Mijno reveló lo que muchos docentes chaqueños callan: el dato que sacude al sector
Un dirigente sindical chaqueño lanzó una advertencia que sacude al sector docente: la pérdida de poder adquisitivo ya tiene un número concreto y, según dijo, la cláusula gatillo dejó de aplicarse. Lo que reveló sobre cómo sobreviven los maestros hoy.
El secretario general de Sitech, Eduardo Mijno, encendió la alarma en una entrevista con Radio Natagalá: los docentes chaqueños perdieron entre un 35% y un 40% de su poder adquisitivo y, según denunció, la cláusula gatillo dejó de aplicarse. La situación, dice, es peor que en años anteriores.

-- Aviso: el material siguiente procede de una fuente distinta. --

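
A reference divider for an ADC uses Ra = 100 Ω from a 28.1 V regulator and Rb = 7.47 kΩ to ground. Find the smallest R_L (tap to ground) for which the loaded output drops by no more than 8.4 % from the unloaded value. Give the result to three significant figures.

R_L(min) ≈ 1.08 kΩ

Output resistance R_th = Ra‖Rb = (100 × 7470)/7570 = 98.68 Ω.
The fractional drop is R_th/(R_th + R_L); requiring this ≤ 0.0840 gives R_L ≥ R_th(1/0.0840 − 1) = 98.68 × 10.90 = 1.08 kΩ.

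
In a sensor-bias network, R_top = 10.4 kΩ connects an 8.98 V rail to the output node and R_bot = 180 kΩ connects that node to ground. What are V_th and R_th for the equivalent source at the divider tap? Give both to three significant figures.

V_th = 8.49 V, R_th = 9.83 kΩ

V_th is the open-circuit tap voltage: 8.98 × 180/(10.4 + 180) = 8.49 V.
With the supply zeroed, R_top and R_bot appear in parallel from the tap: R_th = R_top‖R_bot = (10.4 × 180)/190.4 = 9.83 kΩ.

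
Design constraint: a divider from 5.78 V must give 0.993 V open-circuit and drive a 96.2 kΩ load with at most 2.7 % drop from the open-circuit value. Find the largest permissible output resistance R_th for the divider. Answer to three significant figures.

Loading drop = R_th/(R_th + R_L) ≤ 0.0270, so R_th ≤ R_L · ε/(1−ε) = 96.2 kΩ × 0.0270/0.9730 = 2.67 kΩ.
(Any R1, R2 with R2/(R1+R2) = 0.172 and R1‖R2 ≤ 2.67 kΩ will meet the spec.)

R_th ≤ 2.67 kΩ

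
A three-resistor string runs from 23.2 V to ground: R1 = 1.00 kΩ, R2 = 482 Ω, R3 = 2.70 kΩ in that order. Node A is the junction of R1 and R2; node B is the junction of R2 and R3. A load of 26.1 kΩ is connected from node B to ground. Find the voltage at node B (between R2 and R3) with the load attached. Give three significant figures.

V ≈ 14.4 V

At node B, R3 is in parallel with the load: R3‖R_L = 2447 Ω.
Below node A the resistance is R2 + (R3‖R_L) = 2929 Ω, so V_A = 23.2 × 2929/3929 = 17.30 V.
Then V_B = V_A × (R3‖R_L)/(R2 + R3‖R_L) = 17.30 × 2447/2929 = 14.4 V.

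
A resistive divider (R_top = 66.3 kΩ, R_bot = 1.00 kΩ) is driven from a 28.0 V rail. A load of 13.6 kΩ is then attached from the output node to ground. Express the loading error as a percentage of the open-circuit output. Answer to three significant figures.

The divider's output (Thévenin) resistance is R_top‖R_bot = 0.9851 kΩ.
Fractional drop under load = R_th/(R_th + R_L) = 0.9851 / (0.9851 + 13.6) = 0.06754.
So the output falls by 6.75 %.

6.75 %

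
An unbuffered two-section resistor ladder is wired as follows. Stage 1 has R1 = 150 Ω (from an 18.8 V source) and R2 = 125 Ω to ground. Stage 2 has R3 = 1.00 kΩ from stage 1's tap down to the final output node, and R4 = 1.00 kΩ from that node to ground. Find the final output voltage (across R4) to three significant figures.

V_out ≈ 4.13 V

Stage 2 presents R3+R4 = 2000 Ω as a load on stage 1's tap.
Stage 1's lower leg becomes R2‖(R3+R4) = 117.6 Ω, so V_mid = 18.8 × 117.6/267.6 = 8.264 V.
Stage 2 is itself unloaded: V_out = V_mid × R4/(R3+R4) = 8.264 × 1000/2000 = 4.13 V.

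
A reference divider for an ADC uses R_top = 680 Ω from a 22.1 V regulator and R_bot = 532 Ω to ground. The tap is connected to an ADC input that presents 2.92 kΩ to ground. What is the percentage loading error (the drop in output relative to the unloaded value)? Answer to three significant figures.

The divider's output (Thévenin) resistance is R_top‖R_bot = 298.5 Ω.
Fractional drop under load = R_th/(R_th + R_L) = 298.5 / (298.5 + 2920) = 0.09274.
So the output falls by 9.27 %.

9.27 %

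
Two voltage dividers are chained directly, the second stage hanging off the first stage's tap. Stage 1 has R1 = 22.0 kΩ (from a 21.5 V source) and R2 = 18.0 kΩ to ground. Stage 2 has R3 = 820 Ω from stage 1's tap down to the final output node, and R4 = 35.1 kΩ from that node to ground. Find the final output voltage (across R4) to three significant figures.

Stage 2 presents R3+R4 = 35920 Ω as a load on stage 1's tap.
Stage 1's lower leg becomes R2‖(R3+R4) = 11990 Ω, so V_mid = 21.5 × 11990/33990 = 7.585 V.
Stage 2 is itself unloaded: V_out = V_mid × R4/(R3+R4) = 7.585 × 35100/35920 = 7.41 V.

V_out ≈ 7.41 V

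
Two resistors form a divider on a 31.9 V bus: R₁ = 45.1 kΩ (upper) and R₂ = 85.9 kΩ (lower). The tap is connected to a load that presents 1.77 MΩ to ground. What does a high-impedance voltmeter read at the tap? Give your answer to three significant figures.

The load sits in parallel with R₂: R₂‖R_L = (85.9 × 1770) / (85.9 + 1770) = 81.92 kΩ.
V_out = 31.9 × 81.92 / (45.1 + 81.92) = 31.9 × 81.92/127.0 = 20.6 V.
(Unloaded it would have been 20.9 V.)

V_out ≈ 20.6 V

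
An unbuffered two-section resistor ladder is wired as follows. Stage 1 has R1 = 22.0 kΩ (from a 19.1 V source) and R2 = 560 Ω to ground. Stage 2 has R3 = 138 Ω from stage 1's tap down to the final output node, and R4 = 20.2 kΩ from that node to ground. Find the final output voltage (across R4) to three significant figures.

Stage 2 presents R3+R4 = 20340 Ω as a load on stage 1's tap.
Stage 1's lower leg becomes R2‖(R3+R4) = 545.0 Ω, so V_mid = 19.1 × 545.0/22540 = 0.4617 V.
Stage 2 is itself unloaded: V_out = V_mid × R4/(R3+R4) = 0.4617 × 20200/20340 = 0.459 V.

V_out ≈ 0.459 V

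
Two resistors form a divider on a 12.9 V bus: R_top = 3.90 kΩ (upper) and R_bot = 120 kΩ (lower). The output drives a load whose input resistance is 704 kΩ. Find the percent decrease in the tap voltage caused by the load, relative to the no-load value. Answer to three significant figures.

The divider's output (Thévenin) resistance is R_top‖R_bot = 3.777 kΩ.
Fractional drop under load = R_th/(R_th + R_L) = 3.777 / (3.777 + 704) = 0.005337.
So the output falls by 0.534 %.

0.534 %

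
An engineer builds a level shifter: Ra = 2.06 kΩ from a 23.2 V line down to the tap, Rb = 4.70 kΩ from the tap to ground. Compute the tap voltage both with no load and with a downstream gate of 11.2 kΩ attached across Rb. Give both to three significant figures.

Unloaded: 16.1 V; loaded: 14.3 V

Open-circuit: V = 23.2 × 4.70/(2.06 + 4.70) = 16.1 V.
With the load, Rb becomes Rb‖R_L = 3.311 kΩ, so V = 23.2 × 3.311/5.371 = 14.3 V.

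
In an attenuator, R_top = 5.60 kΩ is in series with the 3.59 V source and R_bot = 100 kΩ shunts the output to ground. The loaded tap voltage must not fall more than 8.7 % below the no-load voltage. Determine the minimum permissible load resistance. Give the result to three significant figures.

R_L(min) ≈ 55.7 kΩ

Output resistance R_th = R_top‖R_bot = (5.60 × 100)/105.6 = 5.303 kΩ.
The fractional drop is R_th/(R_th + R_L); requiring this ≤ 0.0870 gives R_L ≥ R_th(1/0.0870 − 1) = 5.303 × 10.49 = 55.7 kΩ.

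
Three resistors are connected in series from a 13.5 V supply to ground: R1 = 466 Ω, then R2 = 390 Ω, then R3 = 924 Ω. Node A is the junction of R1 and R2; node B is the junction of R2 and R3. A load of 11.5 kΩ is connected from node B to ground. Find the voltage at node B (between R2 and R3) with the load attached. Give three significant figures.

At node B, R3 is in parallel with the load: R3‖R_L = 855.3 Ω.
Below node A the resistance is R2 + (R3‖R_L) = 1245 Ω, so V_A = 13.5 × 1245/1711 = 9.824 V.
Then V_B = V_A × (R3‖R_L)/(R2 + R3‖R_L) = 9.824 × 855.3/1245 = 6.75 V.

V ≈ 6.75 V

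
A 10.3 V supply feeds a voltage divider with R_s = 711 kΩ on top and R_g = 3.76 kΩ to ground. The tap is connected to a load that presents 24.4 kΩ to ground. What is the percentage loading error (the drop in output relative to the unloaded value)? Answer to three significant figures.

13.3 %

The divider's output (Thévenin) resistance is R_s‖R_g = 3.740 kΩ.
Fractional drop under load = R_th/(R_th + R_L) = 3.740 / (3.740 + 24.4) = 0.1329.
So the output falls by 13.3 %.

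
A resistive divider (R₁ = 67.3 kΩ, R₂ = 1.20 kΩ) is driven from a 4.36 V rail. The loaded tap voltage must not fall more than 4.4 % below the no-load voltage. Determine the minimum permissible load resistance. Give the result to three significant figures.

R_L(min) ≈ 25.6 kΩ

Output resistance R_th = R₁‖R₂ = (67.3 × 1.20)/68.50 = 1.179 kΩ.
The fractional drop is R_th/(R_th + R_L); requiring this ≤ 0.0440 gives R_L ≥ R_th(1/0.0440 − 1) = 1.179 × 21.73 = 25.6 kΩ.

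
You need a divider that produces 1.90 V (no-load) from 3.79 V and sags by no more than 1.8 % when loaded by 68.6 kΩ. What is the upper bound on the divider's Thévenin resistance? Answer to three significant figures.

Loading drop = R_th/(R_th + R_L) ≤ 0.0180, so R_th ≤ R_L · ε/(1−ε) = 68.6 kΩ × 0.0180/0.9820 = 1.26 kΩ.

R_th ≤ 1.26 kΩ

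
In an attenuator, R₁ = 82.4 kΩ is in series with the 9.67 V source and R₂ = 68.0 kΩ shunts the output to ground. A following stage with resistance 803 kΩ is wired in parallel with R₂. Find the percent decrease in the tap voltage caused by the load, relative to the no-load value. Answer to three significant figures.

The divider's output (Thévenin) resistance is R₁‖R₂ = 37.26 kΩ.
Fractional drop under load = R_th/(R_th + R_L) = 37.26 / (37.26 + 803) = 0.04434.
So the output falls by 4.43 %.

4.43 %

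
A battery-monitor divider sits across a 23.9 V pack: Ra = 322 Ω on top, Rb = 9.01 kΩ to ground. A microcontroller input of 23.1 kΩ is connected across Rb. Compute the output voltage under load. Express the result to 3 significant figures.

The load sits in parallel with Rb: Rb‖R_L = (9010 × 23100) / (9010 + 23100) = 6482 Ω.
V_out = 23.9 × 6482 / (322 + 6482) = 23.9 × 6482/6804 = 22.8 V.

V_out ≈ 22.8 V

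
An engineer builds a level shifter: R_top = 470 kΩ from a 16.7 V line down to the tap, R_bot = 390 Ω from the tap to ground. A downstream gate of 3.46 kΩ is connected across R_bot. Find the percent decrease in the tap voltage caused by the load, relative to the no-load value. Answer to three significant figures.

The divider's output (Thévenin) resistance is R_top‖R_bot = 389.7 Ω.
Fractional drop under load = R_th/(R_th + R_L) = 389.7 / (389.7 + 3460) = 0.1012.
So the output falls by 10.1 %.

10.1 %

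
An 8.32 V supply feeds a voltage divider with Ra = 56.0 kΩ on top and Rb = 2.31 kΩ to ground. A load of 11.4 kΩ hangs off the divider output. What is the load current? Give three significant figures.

Rb‖R_L = 1.921 kΩ; V_out = 8.32 × 1.921/57.92 = 0.2759 V.
I_L = V_out / R_L = 0.2759 / 11.4 kΩ = 0.0242 mA.

I_L ≈ 0.0242 mA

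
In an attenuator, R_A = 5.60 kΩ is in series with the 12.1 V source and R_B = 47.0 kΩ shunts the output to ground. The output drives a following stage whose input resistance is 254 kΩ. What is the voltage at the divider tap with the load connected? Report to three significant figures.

V_out ≈ 10.6 V

The load sits in parallel with R_B: R_B‖R_L = (47.0 × 254) / (47.0 + 254) = 39.66 kΩ.
V_out = 12.1 × 39.66 / (5.60 + 39.66) = 12.1 × 39.66/45.26 = 10.6 V.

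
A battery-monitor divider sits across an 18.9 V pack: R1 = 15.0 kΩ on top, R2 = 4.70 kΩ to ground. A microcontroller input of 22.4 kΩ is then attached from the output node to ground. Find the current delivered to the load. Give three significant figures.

I_L ≈ 0.174 mA

R2‖R_L = 3.885 kΩ; V_out = 18.9 × 3.885/18.88 = 3.888 V.
I_L = V_out / R_L = 3.888 / 22.4 kΩ = 0.174 mA.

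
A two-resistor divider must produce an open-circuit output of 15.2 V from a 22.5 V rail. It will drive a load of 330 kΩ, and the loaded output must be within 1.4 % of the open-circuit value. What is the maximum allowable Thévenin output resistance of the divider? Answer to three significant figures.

Loading drop = R_th/(R_th + R_L) ≤ 0.0140, so R_th ≤ R_L · ε/(1−ε) = 330 kΩ × 0.0140/0.9860 = 4.69 kΩ.

R_th ≤ 4.69 kΩ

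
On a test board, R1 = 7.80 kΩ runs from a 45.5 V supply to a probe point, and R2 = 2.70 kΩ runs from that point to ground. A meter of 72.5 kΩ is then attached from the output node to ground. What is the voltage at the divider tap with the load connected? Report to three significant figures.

V_out ≈ 11.4 V

The load sits in parallel with R2: R2‖R_L = (2.70 × 72.5) / (2.70 + 72.5) = 2.603 kΩ.
V_out = 45.5 × 2.603 / (7.80 + 2.603) = 45.5 × 2.603/10.40 = 11.4 V.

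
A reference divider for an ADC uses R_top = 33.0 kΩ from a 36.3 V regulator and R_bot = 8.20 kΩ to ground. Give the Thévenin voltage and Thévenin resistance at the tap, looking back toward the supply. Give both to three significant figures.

V_th is the open-circuit tap voltage: 36.3 × 8.20/(33.0 + 8.20) = 7.22 V.
With the supply zeroed, R_top and R_bot appear in parallel from the tap: R_th = R_top‖R_bot = (33.0 × 8.20)/41.20 = 6.57 kΩ.

V_th = 7.22 V, R_th = 6.57 kΩ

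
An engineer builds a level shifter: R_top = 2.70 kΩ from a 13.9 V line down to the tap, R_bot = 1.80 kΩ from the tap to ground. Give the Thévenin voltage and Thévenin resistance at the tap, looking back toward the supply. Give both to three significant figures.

V_th is the open-circuit tap voltage: 13.9 × 1.80/(2.70 + 1.80) = 5.56 V.
With the supply zeroed, R_top and R_bot appear in parallel from the tap: R_th = R_top‖R_bot = (2.70 × 1.80)/4.500 = 1.08 kΩ.

V_th = 5.56 V, R_th = 1.08 kΩ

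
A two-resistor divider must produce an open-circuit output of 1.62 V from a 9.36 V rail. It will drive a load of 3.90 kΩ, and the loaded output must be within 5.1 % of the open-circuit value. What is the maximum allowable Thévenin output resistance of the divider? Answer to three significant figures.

R_th ≤ 210 Ω

Loading drop = R_th/(R_th + R_L) ≤ 0.0510, so R_th ≤ R_L · ε/(1−ε) = 3.90 kΩ × 0.0510/0.9490 = 210 Ω.
(Any R1, R2 with R2/(R1+R2) = 0.173 and R1‖R2 ≤ 210 Ω will meet the spec.)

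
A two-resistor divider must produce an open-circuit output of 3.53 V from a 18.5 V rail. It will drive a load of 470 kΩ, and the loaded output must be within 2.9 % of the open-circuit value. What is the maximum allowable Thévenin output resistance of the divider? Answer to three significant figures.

R_th ≤ 14.0 kΩ

Loading drop = R_th/(R_th + R_L) ≤ 0.0290, so R_th ≤ R_L · ε/(1−ε) = 470 kΩ × 0.0290/0.9710 = 14.0 kΩ.
(Any R1, R2 with R2/(R1+R2) = 0.191 and R1‖R2 ≤ 14.0 kΩ will meet the spec.)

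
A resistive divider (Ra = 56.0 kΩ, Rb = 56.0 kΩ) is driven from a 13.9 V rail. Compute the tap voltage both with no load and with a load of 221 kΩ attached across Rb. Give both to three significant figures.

Open-circuit: V = 13.9 × 56.0/(56.0 + 56.0) = 6.95 V.
With the load, Rb becomes Rb‖R_L = 44.68 kΩ, so V = 13.9 × 44.68/100.7 = 6.17 V.

Unloaded: 6.95 V; loaded: 6.17 V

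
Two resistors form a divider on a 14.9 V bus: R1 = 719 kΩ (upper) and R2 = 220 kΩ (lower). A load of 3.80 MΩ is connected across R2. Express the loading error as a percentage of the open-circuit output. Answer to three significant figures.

4.24 %

The divider's output (Thévenin) resistance is R1‖R2 = 168.5 kΩ.
Fractional drop under load = R_th/(R_th + R_L) = 168.5 / (168.5 + 3800) = 0.04245.
So the output falls by 4.24 %.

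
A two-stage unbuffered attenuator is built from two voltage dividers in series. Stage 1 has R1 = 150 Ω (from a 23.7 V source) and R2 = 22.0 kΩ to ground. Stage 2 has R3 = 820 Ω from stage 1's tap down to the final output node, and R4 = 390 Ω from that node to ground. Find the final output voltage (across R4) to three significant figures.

Stage 2 presents R3+R4 = 1210 Ω as a load on stage 1's tap.
Stage 1's lower leg becomes R2‖(R3+R4) = 1147 Ω, so V_mid = 23.7 × 1147/1297 = 20.96 V.
Stage 2 is itself unloaded: V_out = V_mid × R4/(R3+R4) = 20.96 × 390/1210 = 6.76 V.

V_out ≈ 6.76 V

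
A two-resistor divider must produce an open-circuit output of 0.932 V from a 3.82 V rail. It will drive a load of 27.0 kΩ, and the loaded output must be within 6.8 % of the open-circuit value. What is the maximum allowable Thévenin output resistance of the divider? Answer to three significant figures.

Loading drop = R_th/(R_th + R_L) ≤ 0.0680, so R_th ≤ R_L · ε/(1−ε) = 27.0 kΩ × 0.0680/0.9320 = 1.97 kΩ.

R_th ≤ 1.97 kΩ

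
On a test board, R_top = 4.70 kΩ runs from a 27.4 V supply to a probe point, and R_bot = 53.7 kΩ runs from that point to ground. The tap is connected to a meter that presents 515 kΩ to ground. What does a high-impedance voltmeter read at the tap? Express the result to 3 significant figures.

V_out ≈ 25.0 V

The load sits in parallel with R_bot: R_bot‖R_L = (53.7 × 515) / (53.7 + 515) = 48.63 kΩ.
V_out = 27.4 × 48.63 / (4.70 + 48.63) = 27.4 × 48.63/53.33 = 25.0 V.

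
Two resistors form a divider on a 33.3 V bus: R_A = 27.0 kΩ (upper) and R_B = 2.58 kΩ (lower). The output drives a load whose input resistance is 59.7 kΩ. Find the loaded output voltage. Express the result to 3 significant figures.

The load sits in parallel with R_B: R_B‖R_L = (2.58 × 59.7) / (2.58 + 59.7) = 2.473 kΩ.
V_out = 33.3 × 2.473 / (27.0 + 2.473) = 33.3 × 2.473/29.47 = 2.79 V.
(Unloaded it would have been 2.90 V.)

V_out ≈ 2.79 V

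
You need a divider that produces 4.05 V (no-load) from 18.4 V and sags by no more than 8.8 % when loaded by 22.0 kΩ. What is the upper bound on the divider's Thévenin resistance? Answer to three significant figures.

R_th ≤ 2.12 kΩ

Loading drop = R_th/(R_th + R_L) ≤ 0.0880, so R_th ≤ R_L · ε/(1−ε) = 22.0 kΩ × 0.0880/0.9120 = 2.12 kΩ.
(Any R1, R2 with R2/(R1+R2) = 0.220 and R1‖R2 ≤ 2.12 kΩ will meet the spec.)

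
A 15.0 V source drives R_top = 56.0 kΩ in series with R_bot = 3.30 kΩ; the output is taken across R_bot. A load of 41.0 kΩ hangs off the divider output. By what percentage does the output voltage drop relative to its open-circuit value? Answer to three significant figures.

7.06 %

The divider's output (Thévenin) resistance is R_top‖R_bot = 3.116 kΩ.
Fractional drop under load = R_th/(R_th + R_L) = 3.116 / (3.116 + 41.0) = 0.07064.
So the output falls by 7.06 %.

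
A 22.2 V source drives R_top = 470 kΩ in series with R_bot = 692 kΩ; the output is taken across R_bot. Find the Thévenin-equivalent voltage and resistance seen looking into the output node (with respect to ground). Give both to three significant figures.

V_th is the open-circuit tap voltage: 22.2 × 692/(470 + 692) = 13.2 V.
With the supply zeroed, R_top and R_bot appear in parallel from the tap: R_th = R_top‖R_bot = (470 × 692)/1162 = 280 kΩ.

V_th = 13.2 V, R_th = 280 kΩ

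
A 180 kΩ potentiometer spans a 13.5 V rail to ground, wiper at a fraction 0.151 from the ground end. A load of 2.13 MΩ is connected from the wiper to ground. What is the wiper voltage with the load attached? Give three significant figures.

V ≈ 2.02 V

The wiper splits the pot into (1−α)R = 152.8 kΩ above and αR = 27.18 kΩ below.
Lower section ‖ load = 26.84 kΩ.
V_wiper = 13.5 × 26.84/(152.8 + 26.84) = 2.02 V.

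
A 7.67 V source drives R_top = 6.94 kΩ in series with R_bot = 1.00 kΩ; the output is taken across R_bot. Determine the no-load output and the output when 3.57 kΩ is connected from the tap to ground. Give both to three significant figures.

Open-circuit: V = 7.67 × 1.00/(6.94 + 1.00) = 0.966 V.
With the load, R_bot becomes R_bot‖R_L = 0.7812 kΩ, so V = 7.67 × 0.7812/7.721 = 0.776 V.

Unloaded: 0.966 V; loaded: 0.776 V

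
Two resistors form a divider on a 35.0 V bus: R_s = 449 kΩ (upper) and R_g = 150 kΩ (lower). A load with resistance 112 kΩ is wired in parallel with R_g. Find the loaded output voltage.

The load sits in parallel with R_g: R_g‖R_L = (150 × 112) / (150 + 112) = 64.12 kΩ.
V_out = 35.0 × 64.12 / (449 + 64.12) = 35.0 × 64.12/513.1 = 4.37 V.

V_out ≈ 4.37 V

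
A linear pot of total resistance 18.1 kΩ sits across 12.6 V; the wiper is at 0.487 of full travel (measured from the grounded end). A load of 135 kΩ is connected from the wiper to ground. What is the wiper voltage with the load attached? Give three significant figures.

V ≈ 5.94 V

The wiper splits the pot into (1−α)R = 9.285 kΩ above and αR = 8.815 kΩ below.
Lower section ‖ load = 8.274 kΩ.
V_wiper = 12.6 × 8.274/(9.285 + 8.274) = 5.94 V.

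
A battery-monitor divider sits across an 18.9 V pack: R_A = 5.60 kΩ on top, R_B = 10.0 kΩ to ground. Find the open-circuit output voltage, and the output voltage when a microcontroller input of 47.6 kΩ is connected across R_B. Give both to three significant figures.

Open-circuit: V = 18.9 × 10.0/(5.60 + 10.0) = 12.1 V.
With the load, R_B becomes R_B‖R_L = 8.264 kΩ, so V = 18.9 × 8.264/13.86 = 11.3 V.

Unloaded: 12.1 V; loaded: 11.3 V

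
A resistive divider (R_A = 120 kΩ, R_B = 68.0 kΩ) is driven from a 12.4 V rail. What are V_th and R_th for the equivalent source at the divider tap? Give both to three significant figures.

V_th is the open-circuit tap voltage: 12.4 × 68.0/(120 + 68.0) = 4.49 V.
With the supply zeroed, R_A and R_B appear in parallel from the tap: R_th = R_A‖R_B = (120 × 68.0)/188.0 = 43.4 kΩ.

V_th = 4.49 V, R_th = 43.4 kΩ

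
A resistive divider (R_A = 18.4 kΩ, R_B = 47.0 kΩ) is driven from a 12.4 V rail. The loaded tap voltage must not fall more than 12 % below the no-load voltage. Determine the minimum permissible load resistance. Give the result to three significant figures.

R_L(min) ≈ 97.0 kΩ

Output resistance R_th = R_A‖R_B = (18.4 × 47.0)/65.40 = 13.22 kΩ.
The fractional drop is R_th/(R_th + R_L); requiring this ≤ 0.120 gives R_L ≥ R_th(1/0.120 − 1) = 13.22 × 7.333 = 97.0 kΩ.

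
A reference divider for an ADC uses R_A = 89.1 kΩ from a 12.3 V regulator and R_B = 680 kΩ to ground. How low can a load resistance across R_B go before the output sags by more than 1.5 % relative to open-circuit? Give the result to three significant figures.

R_L(min) ≈ 5.17 MΩ

Output resistance R_th = R_A‖R_B = (89.1 × 680)/769.1 = 78.78 kΩ.
The fractional drop is R_th/(R_th + R_L); requiring this ≤ 0.0150 gives R_L ≥ R_th(1/0.0150 − 1) = 78.78 × 65.67 = 5.17 MΩ.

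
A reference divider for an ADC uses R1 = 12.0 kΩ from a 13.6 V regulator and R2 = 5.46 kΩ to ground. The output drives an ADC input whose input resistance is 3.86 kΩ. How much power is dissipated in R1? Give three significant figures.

Total resistance from the source is R1 + (R2‖R_L) = 14.26 kΩ, so I = 13.6/14.26 kΩ = 0.9536 mA.
P = I²·R1 = (0.9536 mA)² × 12.0 kΩ = 10.9 mW.

P ≈ 10.9 mW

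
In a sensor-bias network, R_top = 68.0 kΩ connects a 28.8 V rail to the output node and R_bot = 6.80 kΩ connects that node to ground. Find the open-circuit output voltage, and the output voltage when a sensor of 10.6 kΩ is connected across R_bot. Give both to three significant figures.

Unloaded: 2.62 V; loaded: 1.65 V

Open-circuit: V = 28.8 × 6.80/(68.0 + 6.80) = 2.62 V.
With the load, R_bot becomes R_bot‖R_L = 4.143 kΩ, so V = 28.8 × 4.143/72.14 = 1.65 V.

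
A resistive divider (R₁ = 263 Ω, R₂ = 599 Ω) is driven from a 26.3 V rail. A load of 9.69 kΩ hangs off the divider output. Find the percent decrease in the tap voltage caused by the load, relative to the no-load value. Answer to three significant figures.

The divider's output (Thévenin) resistance is R₁‖R₂ = 182.8 Ω.
Fractional drop under load = R_th/(R_th + R_L) = 182.8 / (182.8 + 9690) = 0.01851.
So the output falls by 1.85 %.

1.85 %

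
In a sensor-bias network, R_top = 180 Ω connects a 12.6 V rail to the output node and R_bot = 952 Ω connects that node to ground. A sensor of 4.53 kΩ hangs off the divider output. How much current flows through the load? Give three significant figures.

I_L ≈ 2.26 mA

R_bot‖R_L = 786.7 Ω; V_out = 12.6 × 786.7/966.7 = 10.25 V.
I_L = V_out / R_L = 10.25 / 4.53 kΩ = 2.26 mA.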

Mijno, referente sindical con décadas en el sector, no dudó en calificar el presente como el más crítico: «Si antes decíamos estábamos mal, bueno, ahora estamos sumamente peor». Sus declaraciones apuntan directo al corazón del conflicto salarial que mantiene en vilo a los trabajadores de la educación.
Un retroceso que duele en el bolsillo
El dirigente fue contundente al describir el impacto de la inflación en los sueldos docentes. Aseguró que la evolución de los ingresos no acompañó el ritmo de los precios y esa brecha se tradujo en una pérdida concreta de capacidad de compra. «Si vos perdés el 35% al 40%, objetivamente el 35% al 40% del poder adquisitivo, está claro que el conflicto va a estar y está claro que está absolutamente peor que años anteriores», sostuvo.
Para Mijno, el salario es un componente central de las condiciones laborales y su deterioro condiciona cualquier discusión sobre el sistema educativo.
Cláusula gatillo: la deuda pendiente
Uno de los ejes del reclamo sindical es la aplicación de la cláusula gatillo, mecanismo que ajusta los salarios según la inflación. Según Mijno, se aplicó durante un tiempo pero luego se interrumpió, generando una pérdida adicional. «La cláusula de gatillo solamente es recomponer el sueldo de acuerdo a la inflación», explicó.
El sector reclama el cumplimiento de cinco cláusulas gatillo correspondientes a cinco trimestres. Ni siquiera tomando como referencia los índices oficiales de inflación, afirma, los ingresos docentes lograron recuperar lo perdido.
Docentes que salen a vender tortillas
La situación salarial tiene consecuencias directas en la vida cotidiana de los educadores. Mijno lo graficó sin vueltas: «Si tenés 35% menos de poder adquisitivo, está claro que el docente, aparte de ser docente, está vendiendo la tortilla, está vendiendo caramelo, está vendiendo ropa, está vendiendo toda otra cuestión, dedicado a otra cuestión para poder subsistir».
Esa necesidad de complementar ingresos con otras ocupaciones refleja el grado de deterioro que atraviesa el sector.
Falta de diálogo y paritaria ausente
Mijno también apuntó contra la ausencia de reuniones periódicas entre las autoridades provinciales y los gremios docentes. Aseguró que, tras una primera instancia al comienzo de la gestión, prácticamente no volvieron a producirse encuentros con funcionarios de las áreas de educación y economía.
El dirigente vinculó la falta de resolución de los reclamos económicos con las limitaciones para discutir otros aspectos del sistema educativo. Remarcó que los representantes gremiales deben responder primero a las demandas de los trabajadores y que la discusión sobre calidad educativa requiere, antes, abordar las condiciones económicas.
Consultado sobre si la situación podría empeorar, Mijno relacionó el escenario con las políticas del gobierno nacional y las decisiones provinciales, y advirtió que las condiciones tenderán a mantenerse desfavorables si no se modifican.